Even though I felt ludicrous, I stared into Ben’s eyes and pictured the field full of all the women I could remember. I started by winnowing it down to people Julian and I would both know. Araminta, no. Annabelle, god no. Amy Thurston, our neighbor in Pasadena, the one who borrowed my umbrella and never returned it, no. Alison Jones, my study partner from my class on the Royal Academy in the 18th century, no (he said she smelled like old trainers). Agnethe Ffolkes, the half-Danish dogwalker who took care of his mother’s old setters before they died of old age, no.

Then: Amanda Harrington. I looked at the nametag, and up at her face in my head, and then back down. AH. Amanda, Julian’s first “real” girlfriend, the woman who should have married him, not me. Amanda Harrington. AH. Red hair and long legs and a permanent scowl for me.

Ben saw the flash of recognition: “It worked! You know, you know! Who is she?”

“Amanda,” I said dully. Why did I even care?

“That sow?” I’d told Ben much about Amanda and her disdain for my very existence, about how she saw me as her rival even though Julian never did pay her any attention once he’d set his mind on winning me from Alex. “Fantastic. She and Julian deserve each other. They can pair off and you can go live your best life with Alex without having to worry about Julian butting in any longer.”
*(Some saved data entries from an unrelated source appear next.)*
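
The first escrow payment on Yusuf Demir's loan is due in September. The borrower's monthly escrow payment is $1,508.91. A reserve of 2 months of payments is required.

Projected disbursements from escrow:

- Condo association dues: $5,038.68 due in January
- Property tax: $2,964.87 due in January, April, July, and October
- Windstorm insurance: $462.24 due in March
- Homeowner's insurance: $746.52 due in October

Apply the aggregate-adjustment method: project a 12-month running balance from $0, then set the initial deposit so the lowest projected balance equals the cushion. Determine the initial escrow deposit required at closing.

$7,188.21

Cushion = 2 × $1,508.91 = $3,017.82
Trial balance (start $0, +$1,508.91 each month, − disbursements):
  Sep: +$1,508.91 → $1,508.91
  Oct: +$1,508.91 − $3,711.39 → -$693.57
  Nov: +$1,508.91 → $815.34
  Dec: +$1,508.91 → $2,324.25
  Jan: +$1,508.91 − $8,003.55 → -$4,170.39
  Feb: +$1,508.91 → -$2,661.48
  Mar: +$1,508.91 − $462.24 → -$1,614.81
  Apr: +$1,508.91 − $2,964.87 → -$3,070.77
  May: +$1,508.91 → -$1,561.86
  Jun: +$1,508.91 → -$52.95
  Jul: +$1,508.91 − $2,964.87 → -$1,508.91
  Aug: +$1,508.91 → $0.00
Lowest trial balance = -$4,170.39 (Jan)
Initial deposit = cushion − low point = $3,017.82 − (-$4,170.39) = $7,188.21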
I wish it were so simple. It’s never so simple with Julian. As much as Ben says it isn’t all about me, I don’t doubt that Amanda’s presence in Santa Barbara is completely about me, that the post is meant to speak to me in some way. As if Julian wanted me to ask the very questions that consumed Ben and me that evening, and come to the very conclusions that we did.

As if Julian wanted me to ask him one question directly: If you still love me so much, why are you with her? And I can’t ask him, mustn’t ask him. I knew I should tell Alex that night, let him have a laugh about it, and as Ben says, live my best life with my dearest heart. Julian can smile at Amanda, and it does not touch me. It does not signify.

Of course it does, Melissa. But what is the signal and what is the noise?